Die Berufung wird zurückgewiesen.
Die Beklagte trägt auch die Kosten des Berufungsverfahrens.
Die Revision wird nicht zugelassen.
Die Beteiligten streiten der Sache nach um die Abrechnung von Transfusionen.
Die Klägerin ist im Bereich der Beklagten als Fachärztin für Innere Medizin mit Schwerpunkt Hämatologie und Internistische Onkologie zur vertragsärztlichen Versorgung zugelassen. Sie betreut unter anderem Patienten, die sich im Endstadium einer Tumorerkrankung oder einer malignen Hämoblastose befinden. Diese Patienten erhalten Transfusionen.
Die Klägerin rechnete diese im streitgegenständlichen Zeitraum der Quartale 2008/II und 2008/III nach den Gebührennummern (Nr.) 01510 bis 01512 sowie zusätzlich Nr. 02110 und 02111 des Einheitlichen Bewertungsmaßstabes in der im Jahr 2008 geltenden Fassung (nachfolgend nur: „EBM“) ab.
Die Beklagte nahm im Honorarbescheid vom 23. Oktober 2008 für das Quartal 2008/II eine sachlich-rechnerische Richtigstellung unter anderem der Nr. 01511 (viermal), 02110 (65-mal) und der Nr. 02111 (72-mal) vor.
Die Klägerin erhob gegen diesen Bescheid Widerspruch. Die Transfusionstherapie bedürfe eines hohen Aufwandes. Es sei eine mindestens vierstündige praxisklinische Betreuung notwendig. Nach wissenschaftlichen Vorgaben sei eine Transfusion unter vier Stunden gar nicht möglich. Darüber hinaus sei noch eine Nachbeobachtung notwendig.

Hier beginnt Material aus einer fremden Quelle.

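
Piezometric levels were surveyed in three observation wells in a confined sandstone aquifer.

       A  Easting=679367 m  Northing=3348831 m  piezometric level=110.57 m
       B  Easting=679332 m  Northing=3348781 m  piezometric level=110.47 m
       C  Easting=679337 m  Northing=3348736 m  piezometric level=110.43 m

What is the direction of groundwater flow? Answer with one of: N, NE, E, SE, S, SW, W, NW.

SW

With h = a·x + b·y + c and A as origin, the differences give:
  (-35)·a + (-50)·b = -0.10
  (-30)·a + (-95)·b = -0.14
Eliminate b (×(-95) and ×(-50), subtract): 1825·a = 2.500 → a = ∂h/∂x = +0.001370
Back-substitute: b = ∂h/∂y = +0.001041.
Flow = −∇h = (-0.001370 east, -0.001041 north), which points southwest.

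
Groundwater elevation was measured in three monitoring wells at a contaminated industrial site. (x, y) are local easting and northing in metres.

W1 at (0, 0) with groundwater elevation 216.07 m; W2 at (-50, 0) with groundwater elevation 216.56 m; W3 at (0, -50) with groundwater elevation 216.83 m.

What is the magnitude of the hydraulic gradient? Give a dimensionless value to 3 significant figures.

∂h/∂x = (216.56 − 216.07) / (-50 − 0) = -0.009800
∂h/∂y = (216.83 − 216.07) / (-50 − 0) = -0.01520
|∇h| = √(-0.009800² + -0.01520²) = 0.01809

0.0181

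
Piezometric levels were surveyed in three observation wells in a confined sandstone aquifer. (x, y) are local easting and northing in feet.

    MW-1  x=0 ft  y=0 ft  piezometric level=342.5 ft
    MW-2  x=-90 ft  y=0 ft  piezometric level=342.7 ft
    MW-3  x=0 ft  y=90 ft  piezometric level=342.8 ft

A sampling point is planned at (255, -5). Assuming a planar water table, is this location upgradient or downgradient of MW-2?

downgradient

∂h/∂x = (342.7 − 342.5) / (-90 − 0) = -0.002222
∂h/∂y = (342.8 − 342.5) / (90 − 0) = +0.003333
Head at (255, -5) = 342.5 + (-0.002222)·(255) + (+0.003333)·(-5) = 341.92 ft.
That is lower than the 342.7 ft at MW-2, so the point is downgradient.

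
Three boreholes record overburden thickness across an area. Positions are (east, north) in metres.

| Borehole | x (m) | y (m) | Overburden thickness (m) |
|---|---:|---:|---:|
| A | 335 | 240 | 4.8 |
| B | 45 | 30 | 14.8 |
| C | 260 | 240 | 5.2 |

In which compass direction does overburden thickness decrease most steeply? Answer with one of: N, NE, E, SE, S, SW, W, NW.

Three-point gradient (reference A): Δ to B = (-290, -210, +10.0), Δ to C = (-75, 0, +0.4).
∂d/∂x = -0.005333, ∂d/∂y = -0.04025 (det = -15750).
Steepest decrease is along −∇f = (+0.005333 E, +0.04025 N) → north.

N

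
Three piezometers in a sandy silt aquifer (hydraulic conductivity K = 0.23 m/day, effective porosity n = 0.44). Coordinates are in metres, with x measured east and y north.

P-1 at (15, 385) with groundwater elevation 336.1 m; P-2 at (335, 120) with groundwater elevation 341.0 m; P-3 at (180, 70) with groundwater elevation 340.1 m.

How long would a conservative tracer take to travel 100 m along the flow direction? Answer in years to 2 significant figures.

With h = a·x + b·y + c and P-1 as origin, the differences give:
  320·a + (-265)·b = +4.9
  165·a + (-315)·b = +4.0
Eliminate b (×(-315) and ×(-265), subtract): -57075·a = -483.50 → a = ∂h/∂x = +0.008471
Back-substitute: b = ∂h/∂y = -0.008261.
|∇h| = √(0.008471² + -0.008261²) = 0.01183
Seepage velocity v = K·i/n = 0.23 × 0.01183 / 0.44 = 0.006184 m/day.
t = 100 / 0.006184 = 1.617e+04 days = 44.3 years.

44 years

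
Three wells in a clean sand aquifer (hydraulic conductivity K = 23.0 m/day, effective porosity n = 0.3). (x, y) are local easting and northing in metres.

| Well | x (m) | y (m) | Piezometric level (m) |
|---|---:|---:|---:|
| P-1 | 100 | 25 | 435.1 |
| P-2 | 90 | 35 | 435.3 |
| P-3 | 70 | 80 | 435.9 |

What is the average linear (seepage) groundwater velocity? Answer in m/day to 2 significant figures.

With h = a·x + b·y + c and P-1 as origin, the differences give:
  (-10)·a + 10·b = +0.2
  (-30)·a + 55·b = +0.8
Eliminate b (×55 and ×10, subtract): -250·a = 3.00 → a = ∂h/∂x = -0.01200
Back-substitute: b = ∂h/∂y = +0.008000.
|∇h| = √(-0.01200² + 0.008000²) = 0.01442
Seepage velocity v = K·i/n = 23.0 × 0.01442 / 0.3 = 1.106 m/day.

1.1 m/day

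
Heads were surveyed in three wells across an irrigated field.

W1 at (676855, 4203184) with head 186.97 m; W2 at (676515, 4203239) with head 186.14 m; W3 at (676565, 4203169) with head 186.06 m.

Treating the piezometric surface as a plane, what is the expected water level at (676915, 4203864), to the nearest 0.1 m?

189.4 m

With h = a·x + b·y + c and W1 as origin, the differences give:
  (-340)·a + 55·b = -0.83
  (-290)·a + (-15)·b = -0.91
Eliminate b (×(-15) and ×55, subtract): 21050·a = 62.500 → a = ∂h/∂x = +0.002969
Back-substitute: b = ∂h/∂y = +0.003264.
h(676915, 4203864) = 186.97 + (+0.002969)·(60) + (+0.003264)·(680) = 186.97 +0.178 +2.219 = 189.367 m.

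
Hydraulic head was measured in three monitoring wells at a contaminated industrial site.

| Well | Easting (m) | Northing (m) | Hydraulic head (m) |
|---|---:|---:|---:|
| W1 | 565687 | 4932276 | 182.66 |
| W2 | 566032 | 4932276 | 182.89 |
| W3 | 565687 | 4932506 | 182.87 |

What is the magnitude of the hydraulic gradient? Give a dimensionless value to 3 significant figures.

∂h/∂x = (182.89 − 182.66) / (566032 − 565687) = +0.0006667
∂h/∂y = (182.87 − 182.66) / (4932506 − 4932276) = +0.0009130
|∇h| = √(0.0006667² + 0.0009130²) = 0.001131

0.00113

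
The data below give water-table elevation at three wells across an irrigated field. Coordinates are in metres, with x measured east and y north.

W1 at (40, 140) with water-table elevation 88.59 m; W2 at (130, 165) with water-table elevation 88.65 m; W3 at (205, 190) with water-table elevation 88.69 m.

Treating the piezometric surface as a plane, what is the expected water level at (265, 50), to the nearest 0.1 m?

89.1 m

Three-point gradient (reference W1): Δ to W2 = (90, 25, +0.06), Δ to W3 = (165, 50, +0.10).
∂h/∂x = +0.001333, ∂h/∂y = -0.002400 (det = 375).
h(265, 50) = 88.59 + (+0.001333)·(225) + (-0.002400)·(-90) = 88.59 +0.300 +0.216 = 89.106 m.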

Die Gabe von zwei Erythrozytenkonzentraten entspreche den Nr. 02110, 02111 und der Nr. 01511 des EBM. Nach dem Wortlaut des EBM schlossen die Nr. 02110 und 02111 die Betreuungsziffern Nr. 01510 bis 01512 nicht aus. Der Inhalt der Nr. 02110 und 02111 sei kein Leistungsbestandteil der Nr. 01510 bis 01512, da neben dem betreuerischen Aufwand auch ein hoher ärztlicher Einsatz erfolge. Die Voraussetzungen der Nr.01511 seien erfüllt, da nach dem Wortlaut „unter intravasaler Therapie“ eine Betreuung und Beobachtung erfolge.
Die Beklagte strich weiter im Honorarbescheid vom 22. Januar 2009 für das Quartal 2008/III im Wege der sachlich-rechnerischen Richtigstellung einmal die Nr. 01510, 84-mal die Nr. 01511 und dreimal die Nr. 01512 EBM.
Sie wies mit Widerspruchsbescheid vom 02. Februar 2009 den Widerspruch gegen den Honorarbescheid vom 23. Oktober 2008 zurück. Bei den Transfusionen der Nr. 02110 und 02111 handele es sich nicht um eine parenterale intravasale Behandlung im Sinne der Nr. 01510 bis 01512 EBM. Bei Transfusionen seien deshalb nur die Nummern 02110 und 02111 EBM abrechenbar. Die Behandlungsdauer sei dabei nicht relevant. Sie habe fehlerhaft im Rahmen der sachlich-rechnerischen Richtigstellung anstelle der Nr. 01510 ff. EBM die Nr. 02110 und 02111 EBM gestrichen. Sie sehe jedoch von einer Korrektur ab, da ansonsten eine Minderung des Honorars einträte.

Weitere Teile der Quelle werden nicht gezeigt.